Comparison of corrected and uncorrected fallback fonts in Greek
Notice how on the left the Greek text blends with the Latin characters so much more smoothly than on the right

While developed specifically for Greek, it’s immediately clear that this clever, innovative approach could solve for a tremendous number of problems like this one even at the OS level. Be curious to see what happens with this one.

Grammato and the future of writing

The smart fellas from Underware are up to their tricks again, this time with a new evolution of variable fonts and the teaching and representation of writing. I won’t be able to do it justice, so you’ll have to check out their site, and I’ll post a link to the video when it’s available. Totally worth it!

Underware team on stage
With the launch of Grammato, Underware has changed the conversation yet again: this time about the blurring lines between handwriting and typography

A call to the type industry: what the web wants

After seeing the response from the web community this year to variable fonts, I felt I needed to convey that enthusiasm to the type designers and foundries at ATypI. But in order for variable fonts to be more easily adopted, we need type designers to use weight and width axis values that work easily with CSS. It’s not a requirement, but will make adoption much simpler and provide better compatibility in scenarios where the fonts might not load or be supported. This is a critical aspect of how the web is meant to work. 

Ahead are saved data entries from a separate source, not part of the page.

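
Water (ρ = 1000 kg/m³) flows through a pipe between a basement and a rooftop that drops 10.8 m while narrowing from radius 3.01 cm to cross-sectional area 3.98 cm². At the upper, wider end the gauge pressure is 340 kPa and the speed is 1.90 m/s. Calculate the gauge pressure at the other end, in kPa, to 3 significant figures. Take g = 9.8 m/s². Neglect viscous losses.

355 kPa

By continuity, v₂ = v₁·A₁/A₂ = 1.90·(28.5/3.98) = 13.6 m/s.
Energy conservation along the streamline gives P₂ = P₁ − ½ρ(v₂² − v₁²) − ρg(h₂ − h₁).
P₂ = 340000 + ½·1000·(1.90² − 13.6²) − 1000·9.8·(−10.8) = 340000 + (-90500) − (-106000) = 355000 Pa.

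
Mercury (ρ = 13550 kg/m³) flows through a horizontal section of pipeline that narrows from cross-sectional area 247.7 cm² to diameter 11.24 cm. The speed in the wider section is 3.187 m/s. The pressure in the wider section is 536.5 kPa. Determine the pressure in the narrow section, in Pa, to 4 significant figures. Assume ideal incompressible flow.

Continuity gives A₁v₁ = A₂v₂, so v₂ = (247.7 cm²)/(99.23 cm²) × 3.187 m/s = 7.956 m/s.
Along the horizontal streamline, P + ½ρv² is constant.
P₂ = P₁ − ½ρ(v₂² − v₁²) = 536500 − ½·13550·(7.956² − 3.187²) = 536500 − 360000 = 176500 Pa.

P₂ = 176500 Pa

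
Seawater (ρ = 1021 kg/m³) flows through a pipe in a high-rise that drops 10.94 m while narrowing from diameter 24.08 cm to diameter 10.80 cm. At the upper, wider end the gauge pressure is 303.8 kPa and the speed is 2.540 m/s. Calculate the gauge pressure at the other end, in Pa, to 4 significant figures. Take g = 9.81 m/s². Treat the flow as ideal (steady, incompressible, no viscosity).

The volume flow rate is constant, so v₂ = (A₁/A₂)v₁ = (455.4/91.61)·2.540 = 12.63 m/s.
Bernoulli: P₁ + ½ρv₁² + ρg h₁ = P₂ + ½ρv₂² + ρg h₂, so P₂ = P₁ + ½ρ(v₁² − v₂²) − ρg(h₂ − h₁).
P₂ = 303800 + ½·1021·(2.540² − 12.63²) − 1021·9.81·(−10.94) = 303800 + (-78100) − (-109600) = 335300 Pa.

P₂ ≈ 335300 Pa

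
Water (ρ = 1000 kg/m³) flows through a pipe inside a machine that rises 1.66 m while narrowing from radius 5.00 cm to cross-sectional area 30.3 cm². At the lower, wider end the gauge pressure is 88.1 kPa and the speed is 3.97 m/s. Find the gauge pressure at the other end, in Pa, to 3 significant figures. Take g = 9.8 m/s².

P₂ ≈ 26800 Pa

By continuity, v₂ = v₁·A₁/A₂ = 3.97·(78.5/30.3) = 10.3 m/s.
Applying Bernoulli between the two ends and solving for P₂: P₂ = P₁ + ½ρ(v₁² − v₂²) − ρgΔh.
P₂ = 88100 + ½·1000·(3.97² − 10.3²) − 1000·9.8·(+1.66) = 88100 + (-45100) − (16300) = 26800 Pa.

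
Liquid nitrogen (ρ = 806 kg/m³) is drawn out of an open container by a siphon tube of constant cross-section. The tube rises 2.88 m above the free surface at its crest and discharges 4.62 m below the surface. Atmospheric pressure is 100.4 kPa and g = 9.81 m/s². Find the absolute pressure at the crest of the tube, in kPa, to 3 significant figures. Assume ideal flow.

P_top = 41.1 kPa

The outlet speed comes from Torricelli: v = √(2g·4.62) = 9.52 m/s.
With constant cross-section the crest speed equals v; applying Bernoulli from the surface up to the crest, P_top = P_atm − ½ρv² − ρg·h_top.
P_top = 100400 − ½·806·9.52² − 806·9.81·2.88 = 41100 Pa.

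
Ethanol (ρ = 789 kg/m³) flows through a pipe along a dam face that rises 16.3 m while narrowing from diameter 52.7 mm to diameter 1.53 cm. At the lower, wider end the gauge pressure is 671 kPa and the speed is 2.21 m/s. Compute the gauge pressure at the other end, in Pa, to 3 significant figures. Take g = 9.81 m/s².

276000 Pa

By continuity, v₂ = v₁·A₁/A₂ = 2.21·(21.8/1.84) = 26.2 m/s.
Applying Bernoulli between the two ends and solving for P₂: P₂ = P₁ + ½ρ(v₁² − v₂²) − ρgΔh.
P₂ = 671000 + ½·789·(2.21² − 26.2²) − 789·9.81·(+16.3) = 671000 + (-269000) − (126000) = 276000 Pa.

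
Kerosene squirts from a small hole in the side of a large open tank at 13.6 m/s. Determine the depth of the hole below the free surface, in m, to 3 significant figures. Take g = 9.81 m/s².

Torricelli: v = √(2gh), so h = v²/(2g).
h = 13.6²/(2·9.81) = 185/19.62 = 9.43 m.

h = 9.43 m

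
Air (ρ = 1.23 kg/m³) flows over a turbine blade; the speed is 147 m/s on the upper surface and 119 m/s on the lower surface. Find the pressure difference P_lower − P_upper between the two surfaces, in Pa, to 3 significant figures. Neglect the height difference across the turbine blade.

ΔP = 4580 Pa

The pressure is lower where the speed is higher: ΔP = ½ρ(v_up² − v_low²).
ΔP = ½·1.23·(147² − 119²) = 4580 Pa.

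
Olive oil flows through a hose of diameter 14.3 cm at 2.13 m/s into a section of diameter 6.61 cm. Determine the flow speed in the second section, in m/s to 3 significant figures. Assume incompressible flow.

9.97 m/s

By continuity, v₂ = v₁·A₁/A₂ = 2.13·(161/34.3) = 9.97 m/s.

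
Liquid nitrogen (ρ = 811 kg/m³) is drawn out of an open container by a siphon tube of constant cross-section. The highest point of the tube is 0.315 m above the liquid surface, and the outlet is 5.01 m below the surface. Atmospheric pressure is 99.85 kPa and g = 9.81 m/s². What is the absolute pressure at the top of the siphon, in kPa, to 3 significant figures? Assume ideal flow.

From the surface to the outlet (both open to atmosphere, surface at rest): v = √(2g·h_out) = √(2·9.81·5.01) = 9.91 m/s.
Continuity keeps v the same throughout the tube; from surface to crest, P_atm + 0 = P_top + ½ρv² + ρg·h_top.
P_top = 99850 − ½·811·9.91² − 811·9.81·0.315 = 57500 Pa.

P_top ≈ 57.5 kPa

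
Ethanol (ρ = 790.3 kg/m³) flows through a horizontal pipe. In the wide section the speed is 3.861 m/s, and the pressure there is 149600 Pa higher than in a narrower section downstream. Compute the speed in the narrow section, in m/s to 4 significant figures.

Horizontal Bernoulli: P₁ + ½ρv₁² = P₂ + ½ρv₂², so v₂² = v₁² + 2(P₁ − P₂)/ρ.
v₂ = √(3.861² + 2·149600/790.3) = √(14.91 + 378.6) = 19.84 m/s.

v₂ ≈ 19.84 m/s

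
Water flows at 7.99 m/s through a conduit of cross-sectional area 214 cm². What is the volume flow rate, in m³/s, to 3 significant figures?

Q ≈ 0.171 m³/s

Q = A·v = 0.0214 m² × 7.99 m/s = 0.171 m³/s.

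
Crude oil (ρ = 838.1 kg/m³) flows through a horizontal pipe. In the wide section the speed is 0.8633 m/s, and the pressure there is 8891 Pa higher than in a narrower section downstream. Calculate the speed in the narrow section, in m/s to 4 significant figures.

v₂ ≈ 4.686 m/s

With h₁ = h₂, rearranging Bernoulli gives v₂ = √(v₁² + 2ΔP/ρ).
v₂ = √(0.8633² + 2·8891/838.1) = √(0.7453 + 21.22) = 4.686 m/s.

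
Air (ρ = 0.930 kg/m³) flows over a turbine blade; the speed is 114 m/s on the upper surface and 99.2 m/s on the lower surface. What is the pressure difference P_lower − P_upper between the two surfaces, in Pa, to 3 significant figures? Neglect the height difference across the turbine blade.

Bernoulli (same height): P_lower − P_upper = ½ρ(v_upper² − v_lower²).
ΔP = ½·0.930·(114² − 99.2²) = 1470 Pa.

ΔP ≈ 1470 Pa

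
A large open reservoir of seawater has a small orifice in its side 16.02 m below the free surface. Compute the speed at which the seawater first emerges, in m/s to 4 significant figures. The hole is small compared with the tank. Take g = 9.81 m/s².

Torricelli's result v = √(2gh) gives v = √(2·9.81·16.02) = 17.73 m/s.

v ≈ 17.73 m/s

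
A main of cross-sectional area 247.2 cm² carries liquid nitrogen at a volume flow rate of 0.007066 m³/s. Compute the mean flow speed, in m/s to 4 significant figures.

Q = 0.007066 m³/s = 0.007066 m³/s.
v = Q/A = 0.007066 / 0.02472 = 0.2858 m/s.

v ≈ 0.2858 m/s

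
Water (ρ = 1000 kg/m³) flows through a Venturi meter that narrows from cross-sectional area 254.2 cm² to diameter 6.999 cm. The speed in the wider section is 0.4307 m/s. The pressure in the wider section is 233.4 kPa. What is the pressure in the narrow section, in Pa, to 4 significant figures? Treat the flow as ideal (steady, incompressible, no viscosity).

By continuity, v₂ = v₁·A₁/A₂ = 0.4307·(254.2/38.47) = 2.846 m/s.
With no height change, Bernoulli's equation is P₁ + ½ρv₁² = P₂ + ½ρv₂².
P₂ = P₁ − ½ρ(v₂² − v₁²) = 233400 − ½·1000·(2.846² − 0.4307²) = 233400 − 3956 = 229400 Pa.

P₂ ≈ 229400 Pa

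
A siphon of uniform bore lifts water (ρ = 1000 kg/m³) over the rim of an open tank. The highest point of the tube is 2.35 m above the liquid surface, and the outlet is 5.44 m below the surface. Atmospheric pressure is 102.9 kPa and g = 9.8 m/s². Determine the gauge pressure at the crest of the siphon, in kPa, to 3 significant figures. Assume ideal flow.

From the surface to the outlet (both open to atmosphere, surface at rest): v = √(2g·h_out) = √(2·9.8·5.44) = 10.3 m/s.
With constant cross-section the crest speed equals v; applying Bernoulli from the surface up to the crest, P_top = P_atm − ½ρv² − ρg·h_top.
P_top = 102900 − ½·1000·10.3² − 1000·9.8·2.35 = 26600 Pa. So P_gauge = P_top − P_atm = -76300 Pa.

P_gauge = -76.3 kPa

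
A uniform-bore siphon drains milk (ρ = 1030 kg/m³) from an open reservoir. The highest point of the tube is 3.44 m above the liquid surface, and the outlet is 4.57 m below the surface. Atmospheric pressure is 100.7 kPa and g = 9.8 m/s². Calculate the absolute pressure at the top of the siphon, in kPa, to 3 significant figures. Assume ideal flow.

From the surface to the outlet (both open to atmosphere, surface at rest): v = √(2g·h_out) = √(2·9.8·4.57) = 9.46 m/s.
With constant cross-section the crest speed equals v; applying Bernoulli from the surface up to the crest, P_top = P_atm − ½ρv² − ρg·h_top.
P_top = 100700 − ½·1030·9.46² − 1030·9.8·3.44 = 19800 Pa.

P_top ≈ 19.8 kPa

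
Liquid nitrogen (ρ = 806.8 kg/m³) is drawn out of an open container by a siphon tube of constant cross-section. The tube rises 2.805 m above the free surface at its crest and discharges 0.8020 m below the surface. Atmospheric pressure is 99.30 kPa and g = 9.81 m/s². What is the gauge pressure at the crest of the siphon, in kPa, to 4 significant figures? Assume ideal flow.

-28.55 kPa

Bernoulli surface→outlet gives ½v² = g·h_out, so v = √(2·9.81·0.8020) = 3.967 m/s.
Continuity keeps v the same throughout the tube; from surface to crest, P_atm + 0 = P_top + ½ρv² + ρg·h_top.
P_top = 99300 − ½·806.8·3.967² − 806.8·9.81·2.805 = 70750 Pa. So P_gauge = P_top − P_atm = -28550 Pa.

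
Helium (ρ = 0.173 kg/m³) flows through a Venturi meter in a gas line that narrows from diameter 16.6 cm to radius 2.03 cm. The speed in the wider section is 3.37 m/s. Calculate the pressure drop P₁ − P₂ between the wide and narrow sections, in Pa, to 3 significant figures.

274 Pa

By continuity, v₂ = v₁·A₁/A₂ = 3.37·(216/12.9) = 56.3 m/s.
The pipe is horizontal, so Bernoulli reduces to P₁ + ½ρv₁² = P₂ + ½ρv₂².
P₁ − P₂ = ½·0.173·(56.3² − 3.37²) = ½·0.173·3160 = 274 Pa.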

We also could benefit greatly from fonts with an optical size axis. While certainly not as simple as adding width or weight, the design flexibility and enhanced legibility across size ranges will greatly increase the opportunity to create typographic systems that just use a single typeface. Grade is another axis worth exploring more, as it can hep address accessibility needs and is tremendously helpful when designing interface animations.

Photo of me during my talk

It’s about showing up

Beyond just font features, we need participation. The variable font format was introduced by four of the largest companies driving the web: Adobe, Apple, Google, and Microsoft (with substantial efforts from others, but those were the 4 on stage). In the past three years however, visible signs of support have been uneven at best. Browser support came along very quickly, but then things seemed to stall. Adobe introduced variable font in Photoshop and Illustrator, but it’s generally at ‘rough beta’ level of reliability. There have been some bright spots recently with Monotype’s recent font releases, and a huge step forward with the developments from Google. 

We need more

It shouldn’t be left to three or four individuals to promote variable fonts and encourage their adoption. We need more educational documentation, accurately written, and put where users will see it (meaning on the major sites like Google Font’s site, in the Monotype Mosaic and interfaces, etc). And we need partnership. As John Maeda pointed out in his opening night keynote, just because you build it doesn’t mean anyone will come. Likewise, just making a variable font and putting it up for sale on your site does nothing—and understandably nobody is buying them. 

But that’s because nothing is being done to market them. We need to work together to leverage your knowledge of the fonts (and which clients are using them), and our knowledge of the web. Let’s pitch together and get a few clients excited. It’s not just me either: there are a number of web folk who would be thrilled to help. 

Together we can get clients excited, and help their team with the implementation, ensuring that they are working with the best format (it should always be WOFF2 for the web), that the font is properly subset and optimized for their needs, and that they are integrated into the HTML and CSS in the best possible manner. Once there are a few more sites to point to and case studies to showcase, momentum will pick up even more. I’m encouraged by the reactions I’ve seen, and grateful for those who have approached me already since I gave the talk. I have no doubt that there are great things to come.